Plaintiff however, correctly argue that it is Pennsylvania law that governs service of the complaint, not New York law. Rule 4(e) of the Federal Rules of Civil Procedure provides that "service upon an individual from whom a waiver has not been obtained and filed . . . may be effected in any judicial district of the United States: (1) pursuant to the law of the state in which the district court is located." Id. Plaintiff argues that Pennsylvania Rules are applicable and clearly allow service of process outside the Commonwealth by mail.
We agree with plaintiff's argument and find no merit to defendants' arguments. Under Rule 4(e) of the Federal Rules of Civil Procedure, Pennsylvania law is applicable in the instant action. Pennsylvania law provides that "if a rule of civil procedure authorizes original process to be served by mail, a copy of the process shall be mailed to the defendant by any form of mail requiring a receipt signed by the defendant or his authorized agent. Service is complete upon delivery of the mail." PENN. R. CIV. P. 403. Original process served by mail to an out-of-state defendant is authorized by Pennsylvania Rule of Civil Procedure 404(a)(2). Exhibit C is a copy of plaintiff's receipt and return receipt. The receipt was postmarked July 14, 2006 and addressed to Nilesh Patel of 265 Brookville Road, Brookville, NY 11545. (Id., Doc. 21-4, p. 4). The return receipt was signed by Nilesh Patel on July 25, 2006 and also indicates the summons and complaint were addressed to Nilesh Patel of 265 Brookville Road, Brookville, NY 11545. Id. Therefore, service of process was in compliance with Fed.R.Civ.P 4(e) and Pa.R.Civ.P. 403, and, consequentially, this court has obtained jurisdiction over Defendant Patel. We will deny the defendants' Motion to Dismiss with respect to the defendants' challenge improper service of process and lack of personal jurisdiction over Defendant Patel.

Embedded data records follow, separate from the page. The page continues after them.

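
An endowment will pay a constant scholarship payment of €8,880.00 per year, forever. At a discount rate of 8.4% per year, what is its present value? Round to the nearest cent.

Level perpetuity: PV = C / r = €8,880.00 / 0.084 = €105,714.29

€105714.29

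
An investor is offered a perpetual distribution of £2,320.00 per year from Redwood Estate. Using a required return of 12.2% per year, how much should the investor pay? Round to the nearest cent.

£19016.39

Level perpetuity: PV = C / r = £2,320.00 / 0.122 = £19,016.39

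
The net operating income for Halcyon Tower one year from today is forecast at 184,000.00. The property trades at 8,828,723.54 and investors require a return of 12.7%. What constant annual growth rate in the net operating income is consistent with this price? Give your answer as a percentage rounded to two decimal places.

P = D₁/(r−g) ⇒ g = r − D₁/P = 0.127 − 184,000.00/8,828,723.54 = 0.106159

10.62%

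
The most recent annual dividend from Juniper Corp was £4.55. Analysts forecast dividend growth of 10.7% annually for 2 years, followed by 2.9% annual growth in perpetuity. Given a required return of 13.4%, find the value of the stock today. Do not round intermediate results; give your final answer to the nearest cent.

D_1 = 5.03685
D_2 = 5.57579
Terminal value at year 2: TV = D_2×(1+g_2)/(r−g_2) = 5.73749/0.105 = 54.64277
P_0 = D_1/(1+r)^1 + D_2/(1+r)^2 + TV/(1+r)^2
    = 4.44167 + 4.33591 + 42.49194 = 51.26952

£51.27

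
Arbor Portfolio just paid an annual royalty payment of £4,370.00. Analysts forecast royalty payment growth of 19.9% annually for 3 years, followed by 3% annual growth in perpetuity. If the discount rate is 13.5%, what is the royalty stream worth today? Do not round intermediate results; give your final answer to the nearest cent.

£65180.67

D_1 = 5239.63000
D_2 = 6282.31637
D_3 = 7532.49733
Terminal value at year 3: TV = D_3×(1+g_2)/(r−g_2) = 7758.47225/0.105 = 73890.21188
P_0 = D_1/(1+r)^1 + D_2/(1+r)^2 + D_3/(1+r)^3 + TV/(1+r)^3
    = 4616.41410 + 4876.72291 + 5151.70993 + 50535.82120 = 65180.66813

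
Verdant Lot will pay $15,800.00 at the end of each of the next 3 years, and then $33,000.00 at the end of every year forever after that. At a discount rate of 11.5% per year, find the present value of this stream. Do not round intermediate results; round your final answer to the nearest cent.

$245287.47

PV of 3-year annuity: $15,800.00 × [1 − (1+0.115)^−3] / 0.115 = 38277.38630
Perpetuity value at year 3: $33,000.00 / 0.115 = 286956.52174
PV of perpetuity: 286956.52174 / (1+0.115)^3 = 207010.08199
Total PV = 38277.38630 + 207010.08199 = 245287.46829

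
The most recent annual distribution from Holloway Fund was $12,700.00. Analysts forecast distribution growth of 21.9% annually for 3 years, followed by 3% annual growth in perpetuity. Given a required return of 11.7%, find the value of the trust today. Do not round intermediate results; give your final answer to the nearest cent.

$240913.48

D_1 = 15481.30000
D_2 = 18871.70470
D_3 = 23004.60803
Terminal value at year 3: TV = D_3×(1+g_2)/(r−g_2) = 23694.74627/0.087 = 272353.40540
P_0 = D_1/(1+r)^1 + D_2/(1+r)^2 + D_3/(1+r)^3 + TV/(1+r)^3
    = 13859.71352 + 15125.32747 + 16506.51225 + 195421.92661 = 240913.47984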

"Original process shall be served outside the Commonwealth within ninety days of the issuance of the writ or the filing of the complaint or the reissuance or the reinstatement thereof . . . by mail in the manner provided by Rule 403." Pa.R.Civ.P. 404(a)(2).
Conclusion
For all of the foregoing reasons, the defendants' motion to dismiss (Doc. 20) will be DENIED. An appropriate order follows.